A lungo considerate luoghi senza storia, senza tradizioni, senza regole, a volte addirittura senza un nome, le periferie appaiono oggi, paradossalmente, tra i contesti più vitali di Dakar, la capitale del Senegal. Dall’alto sembrano formare un’entità omogenea e compatta, un assembramento di cubetti bianchi pigiati stretti gli uni contro gli altri, per chilometri. Dietro povertà e contrasti, tuttavia, ogni insediamento nasconde una storia originale, rappresentativa dei modi diversi in cui, nel corso dell’ultimo secolo, si sono affrontate le trasformazioni dell’antica capitale dell’Africa Occidentale Francese in una moderna metropoli. La sua cinta periferica, fin dal periodo coloniale, costituisce un vero e proprio laboratorio a cielo aperto, “un territorio sperimentale” secondo Georges Balandier, difficile anche solo da descrivere perché “si organizza e si stratifica davanti ai nostri stessi occhi”. Qui i suoi abitanti, in gran parte contadini e villageoises recentemente immigrati dalle campagne, sperimentano autonomamente modelli urbani innovativi, in cui forme e modi d’uso propri della tradizione si contaminano con la civiltà moderna.
Spazi e tempi diversi si intrecciano, collidono, stridono in maniera quasi schizofrenica per le sue strade, dove non è difficile incontrare pecore al pascolo di fronte a centri commerciali o villaggi tradizionali accanto a costruzioni in cemento e vetro. Invano le differenti amministrazioni hanno cercato di imporre delle forme allo sviluppo urbano: il metabolismo frenetico impresso alla città dai suoi abitanti, tradizionalmente abituati a costruire da sé le proprie abitazioni, ha finito per stravolgere singoli edifici quanto interi quartieri. Come a Medina, ghetto africano costruito dai coloni a inizio Novecento, dove gli abitanti hanno destrutturato dall’interno l’originario tessuto regolare; o a Castors, esperimento di auto-costruzione assistita realizzato attorno alla metà del secolo scorso, oggi sommerso da aggiunte e modifiche; o ancora a Parcelles Assainies, sorta di “bidonville-attrezzata” con la quale il governo senegalese, assistito dai tecnici della Banca Mondiale, ha tentato senza successo di contenere, dopo l’Indipendenza, il proliferare degli slums nella capitale.
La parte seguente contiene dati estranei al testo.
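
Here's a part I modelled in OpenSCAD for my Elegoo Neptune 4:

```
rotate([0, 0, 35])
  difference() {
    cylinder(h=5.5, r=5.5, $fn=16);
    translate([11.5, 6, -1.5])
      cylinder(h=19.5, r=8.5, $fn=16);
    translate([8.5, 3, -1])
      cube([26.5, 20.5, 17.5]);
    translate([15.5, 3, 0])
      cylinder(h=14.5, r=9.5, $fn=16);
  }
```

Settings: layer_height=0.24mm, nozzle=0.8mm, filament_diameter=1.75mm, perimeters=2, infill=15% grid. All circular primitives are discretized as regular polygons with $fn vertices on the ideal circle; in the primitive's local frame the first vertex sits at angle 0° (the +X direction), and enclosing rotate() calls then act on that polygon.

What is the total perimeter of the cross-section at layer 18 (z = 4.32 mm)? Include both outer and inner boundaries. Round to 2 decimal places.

34.24 mm

At z = 4.32 mm: the cylinder: section is a regular 16-gon, circumradius r=5.5 (perimeter = 2·16·5.500·sin(180°/16) = 34.34 mm); the r=8.5 cylinder at (11.5, 6) gives a regular 16-gon of circumradius 8.5 (constant along its height) (perimeter = 2·16·8.500·sin(180°/16) = 53.06 mm); the cube at (8.5, 3) (footprint 26.5×20.5) is included at this height (perimeter 94.00 mm); the cylinder at (15.5, 3): section is a regular 16-gon, circumradius r=9.5 (perimeter = 2·16·9.500·sin(180°/16) = 59.31 mm); Subtracting the remaining from the first: starting from the r=5.5 cylinder, the r=8.5 cylinder at (11.5, 6) partially overlaps it — only the 2.65 mm² overlap (of its 221.19 mm²) is removed, clipping the outline; the 26.5×20.5 cube at (8.5, 3) misses the remaining region (no effect); the r=9.5 cylinder at (15.5, 3) misses the remaining region (no effect) — boundary = 34.24 mm; (rotated 35° about Z; rotation is an isometry so areas/perimeters/island counts are preserved). Overall, the cross-section is a single solid region. Total boundary length (outer) = 34.24 mm.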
Se molti quartieri ispirati a modelli importati si sono rivelati, nel tempo, poco adatti ai modi di vita dei locali, nei tanti insediamenti informali, sparsi tra gli interstizi della città ufficiale, si nascondono realtà urbane tra le più interessanti. Come Pikine, vibrante e caotico “villaggio di villaggi”; o Guinaw Rail, vero e proprio “villaggio urbano” dove, con mezzi poverissimi o di riciclo, la popolazione locale è riuscita a organizzare da sola un tessuto urbano a misura della comunità che la abita. Questi complessi presentano certamente dei problemi enormi, legati in primo luogo alla mancanza di adeguate infrastrutture e alle precarie condizioni igieniche; invece di affrontarli, però, si continua spesso a far ricorso agli sfollamenti. Di fronte agli insuccessi di tanti quartieri pianificati, afflitti da problemi endemici (degrado, speculazione, mancanza di identità) che nessuna amministrazione sembra in grado di risolvere, emerge allora un sospetto: che forse un cambiamento avverrà solo quando gli abitanti delle banlieue vedranno riconosciuti e valorizzati i propri modelli culturali.